Shas is insisting on allowances for "family payments" in 2009, at a cost of more than a billion shekels. Livni's negotiating team, including attorneys Israel Maimon and Yoram Rabad, presented the Shas negotiating team with a compromise during a lengthy meeting on Friday, but Shas appears unwilling to bend. Kadima has offered Shas an overall welfare package of around NIS 600 million, to be drawn from various budgetary sources.
Meanwhile, prime minister-designate, Kadima chair Tzipi Livni will likely ask President Shimon Peres to extend the three-week period he allotted her to form a government.

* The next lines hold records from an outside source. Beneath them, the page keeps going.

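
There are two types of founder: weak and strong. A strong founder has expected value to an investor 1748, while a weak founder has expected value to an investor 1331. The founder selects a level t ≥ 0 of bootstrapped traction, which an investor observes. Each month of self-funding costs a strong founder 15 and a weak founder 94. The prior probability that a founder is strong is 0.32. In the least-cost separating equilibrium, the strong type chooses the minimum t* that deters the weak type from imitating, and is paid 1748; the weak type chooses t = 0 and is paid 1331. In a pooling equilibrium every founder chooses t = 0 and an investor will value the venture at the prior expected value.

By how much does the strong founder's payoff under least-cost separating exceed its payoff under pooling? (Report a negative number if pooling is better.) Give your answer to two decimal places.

Least-cost separating signal: t* solves 1331 = 1748 − 94·t*, so t* = (1748 − 1331)/94 ≈ 4.4362.
Strong type's separating payoff: 1748 − 15 × t* = 1748 − 15 × (1748 − 1331)/94 = 1748 − 6255/94 ≈ 1681.4574.
Pooling payoff: 0.32 × 1748 + 0.68 × 1331 = 1464.44.
Difference: 1681.4574 − 1464.44 = 217.0174, i.e. 217.02 to two decimal places.
The strong type prefers to separate.

217.02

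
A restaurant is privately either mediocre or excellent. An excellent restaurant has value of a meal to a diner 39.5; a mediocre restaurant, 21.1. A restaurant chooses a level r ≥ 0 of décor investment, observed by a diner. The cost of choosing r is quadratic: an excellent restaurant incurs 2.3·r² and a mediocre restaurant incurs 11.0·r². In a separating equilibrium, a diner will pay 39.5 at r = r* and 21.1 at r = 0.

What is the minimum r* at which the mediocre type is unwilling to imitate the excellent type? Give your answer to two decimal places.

The mediocre type at r = 0 receives 21.1; imitating at r* yields 39.5 − 11.0·r*².
Indifference: 21.1 = 39.5 − 11.0·r*², so r*² = (39.5 − 21.1) / 11.0 ≈ 1.6727.
r* = √1.6727 ≈ 1.29.

1.29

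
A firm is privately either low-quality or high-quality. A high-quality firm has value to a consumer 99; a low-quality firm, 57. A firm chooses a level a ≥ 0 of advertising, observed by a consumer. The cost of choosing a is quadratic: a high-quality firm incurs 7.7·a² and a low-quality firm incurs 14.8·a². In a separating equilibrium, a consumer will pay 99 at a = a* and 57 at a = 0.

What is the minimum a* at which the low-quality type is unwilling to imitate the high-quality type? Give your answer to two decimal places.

1.68

The low-quality type at a = 0 receives 57; imitating at a* yields 99 − 14.8·a*².
Indifference: 57 = 99 − 14.8·a*², so a*² = (99 − 57) / 14.8 ≈ 2.8378.
a* = √2.8378 ≈ 1.68.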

By law, the prime minister designate may ask the president for an extention of two weeks.
So far, Livni has initialed a coalition agreement with Labor; however, talks with the ultra-Orthodox Shas and United Torah Judaism (UTJ) parties remain stalled.
Livni's associates said on Saturday that she intends to present her government on October 27, the day the Knesset's winter session begins. One scenario is that she will present a "narrow" coalition of 59 to 60 MKs, including Meretz and supported from the outside by UTJ, and work to bring Shas and UTJ into the coalition at a later date.
Sources close to Livni said the Kadima leader believes it is important to present the new government on the first day of the Knesset's winter session, but would continue her efforts to bring Shas and UTJ into the coalition in the remaining days.
A meeting may take place today between Shas and UTJ. Last night, the Shas team came to the home of Rabbi Yosef to discuss the talks with him. In attendance at the meeting were Yishai and Communications Minister Ariel Atias.
Meanwhile, Labor Party chairman, Defense Minister Ehud Barak, warned that the agreement between Labor and Kadima initialed last week might not be signed if Labor's demand for an additional representative on the Judicial Appointments Committee were not met. Speaking in an interview on Channel 2 television, Barak hinted that he would not oppose Shas' budgetary demands, although he was against child allowances according to the old system.
Senior Labor Party members have been in talks with senior Shas representatives over the past few days to persuade them to join Livni's cabinet.